+1
madde madde hükumet ve cemaat in arası neden açıldı bunu yazmaya çalışacağım. ancak bütün maddeler nedenlerden ibaret olmayacak. bazı maddeler bilgi de içeriyor olacak. bu yüzden sabırla okuyun. bu yazının kaybedeni çok, önceden söylemiş olayım.
not: bu makalede yazılacak olan amerika ve israil devletlerinden kasıt aslında bütün planların arkasındaki tek ülke olan ingilteredir.

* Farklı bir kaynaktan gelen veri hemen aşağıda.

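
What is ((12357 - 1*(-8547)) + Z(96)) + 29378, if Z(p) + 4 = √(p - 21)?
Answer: 50278 + 5*√3 ≈ 50287.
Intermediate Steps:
Z(p) = -4 + √(-21 + p) (Z(p) = -4 + √(p - 21) = -4 + √(-21 + p))
((12357 - 1*(-8547)) + Z(96)) + 29378 = ((12357 - 1*(-8547)) + (-4 + √(-21 + 96))) + 29378 = ((12357 + 8547) + (-4 + √75)) + 29378 = (20904 + (-4 + 5*√3)) + 29378 = (20900 + 5*√3) + 29378 = 50278 + 5*√3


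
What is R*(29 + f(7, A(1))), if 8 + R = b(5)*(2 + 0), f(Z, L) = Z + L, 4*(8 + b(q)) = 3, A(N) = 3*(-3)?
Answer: -1215/2 ≈ -607.50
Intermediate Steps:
A(N) = -9
b(q) = -29/4 (b(q) = -8 + (1/4)*3 = -8 + 3/4 = -29/4)
f(Z, L) = L + Z
R = -45/2 (R = -8 - 29*(2 + 0)/4 = -8 - 29/4*2 = -8 - 29/2 = -45/2 ≈ -22.500)
R*(29 + f(7, A(1))) = -45*(29 + (-9 + 7))/2 = -45*(29 - 2)/2 = -45/2*27 = -1215/2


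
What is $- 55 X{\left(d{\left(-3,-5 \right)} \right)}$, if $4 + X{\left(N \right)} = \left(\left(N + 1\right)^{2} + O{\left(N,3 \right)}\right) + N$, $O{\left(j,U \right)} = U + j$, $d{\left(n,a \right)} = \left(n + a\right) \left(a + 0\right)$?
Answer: $-96800$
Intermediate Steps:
$d{\left(n,a \right)} = a \left(a + n\right)$ ($d{\left(n,a \right)} = \left(a + n\right) a = a \left(a + n\right)$)
$X{\left(N \right)} = -1 + \left(1 + N\right)^{2} + 2 N$ ($X{\left(N \right)} = -4 + \left(\left(\left(N + 1\right)^{2} + \left(3 + N\right)\right) + N\right) = -4 + \left(\left(\left(1 + N\right)^{2} + \left(3 + N\right)\right) + N\right) = -4 + \left(\left(3 + N + \left(1 + N\right)^{2}\right) + N\right) = -4 + \left(3 + \left(1 + N\right)^{2} + 2 N\right) = -1 + \left(1 + N\right)^{2} + 2 N$)
$- 55 X{\left(d{\left(-3,-5 \right)} \right)} = - 55 - 5 \left(-5 - 3\right) \left(4 - 5 \left(-5 - 3\right)\right) = - 55 \left(-5\right) \left(-8\right) \left(4 - -40\right) = - 55 \cdot 40 \left(4 + 40\right) = - 55 \cdot 40 \cdot 44 = \left(-55\right) 1760 = -96800$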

1- fethullah gülen amerika’ya yerleşmese idi dünyanın dört bir yanında okullar açılmayacaktı. amerika buna müsaade etmezdi. orta doğu’da türkiye gibi bir müttefiki elde tutmanın yolu sadece hükumet ile iyi ilişkiler kurmak anldıbına gelmez, halkın sevdiği kanaat lideri olarak tanıdığı şahısları da kontrol etmekten geçiyordu. amerika türkiye’de bir kaç kanaat liderini kontrol altına alabildi. daha fazla kanaat liderine nüfuz edemeyince kendisi kanaat liderleri ortaya çıkarmaya çalıştı (iskender evrenosoğlu, a.o v.b) kendi yarattıkları kanaat önderleri tek tek ellerinde patlayınca (kimi sapık çıktı, kimi kedi meraklısı) ellerinde kala kala fethullah gülen kalacağını anladılar bu yüzden fethullah gülen’i her anlamda desteklediler. fark ettiyseniz rusya (putin ve medvedev) ülkesinden önce sermaye baronlarını kovdu, sonra da gülen okulları gibi tehlike arz edebilecek yapılanmalara yasak getirdi. mesela rusya’da gülen gurubu’nun okulları tek tek kapatılırken süleymanlı cemaati’nin yurtlarına hiç dokunulmadı. bununla ilgili rusya’dan türkiye’ye özel bir ekibin gelip buradaki suleymanlı cemaati’ne ait yurtları tek tek gezdiğini ve bu cemaatin tamamen ıslah çalışması yaptığına kanaat getirip bunu rapor olarak putin’e sunduğunu biliyor muydunuz? aynı çalışmayı gülen okullarında da yaptılar ancak bu okullarda devletlere nufuz edebilmek adına insanlar yetiştirildiğini anladıkları zaman bütün okulları tek tek kapattılar. diğer ülkeler de aynı şeyi yapacaklardı ancak amerika buna müsade etmedi ve gülen okullarının dünya çapında yayılmasına müsaade etti. tek şartla ; o da gülen’in amerika’da kendi kontrolleri altında kalmasıydı.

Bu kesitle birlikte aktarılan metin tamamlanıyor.